Avec le typique et le moderne, c’est le vaste champ des réalités contemporaines et quotidiennes qui s’ouvre à l’artiste, mettant fin à un ostracisme séculaire, sur lequel il reviendra une dernière fois dans la première Chronique de Paris. Seul point irréductible, Mallarmé stigmatise la langue misérable par laquelle certains exposent l’infini. Ce qui d’une certaine manière refonde la hiérarchie des arts. Certes, autrement. Désormais, la supériorité d’un art tient à sa lucidité ou sa conscience de soi (ce qui est plus vrai du livre que du bibelot). En vertu de quoi la poésie est certainement le plus élevé des arts, d’autant que chacun peut la pratiquer, à l’heure de la grande ville et du tourisme égalitaire.

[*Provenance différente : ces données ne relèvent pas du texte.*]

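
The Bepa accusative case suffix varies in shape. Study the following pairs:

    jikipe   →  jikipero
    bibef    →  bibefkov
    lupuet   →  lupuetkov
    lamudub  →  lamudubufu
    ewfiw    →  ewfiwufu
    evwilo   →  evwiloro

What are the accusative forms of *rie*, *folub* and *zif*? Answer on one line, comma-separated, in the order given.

riero, folubufu, zifkov

The suffix is conditioned by the final sound: -kov when the stem ends in a voiceless consonant (*bibef*, *lupuet*); -ufu when the stem ends in a voiced consonant (*lamudub*, *ewfiw*); -ro when the stem ends in a vowel (*jikipe*, *evwilo*).
*rie*: final sound = /e/, a vowel → -ro → *riero*.
*folub*: final sound = /b/, a voiced consonant → -ufu → *folubufu*.
Since the final sound of *zif* is /f/ (a voiceless consonant), it takes -kov, giving *zifkov*.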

Et tout ceci pour conclure : Dans une société coupée du divin et de tout ce qui peut donner sens à notre destinée, le quotidien menace de verser dans la plus affligeante platitude. L’homme doit mettre en œuvre des stratégies pour échapper à son inconsistance. Il se replie sur l’espace domestique où, par le moyen de l’ameublement, il réintroduit le rêve et une épaisseur temporelle. Parce que l’essentiel de la vie quotidienne s’y déroule, parce que l’intérieur a tendance à devenir la coquille et le reflet de celui qui l’habite, cet espace est, une image privilégiée de l’espace mental. Voilà qui donnera à beaucoup l’envie, souhaitons-le, de relire Mallarmé.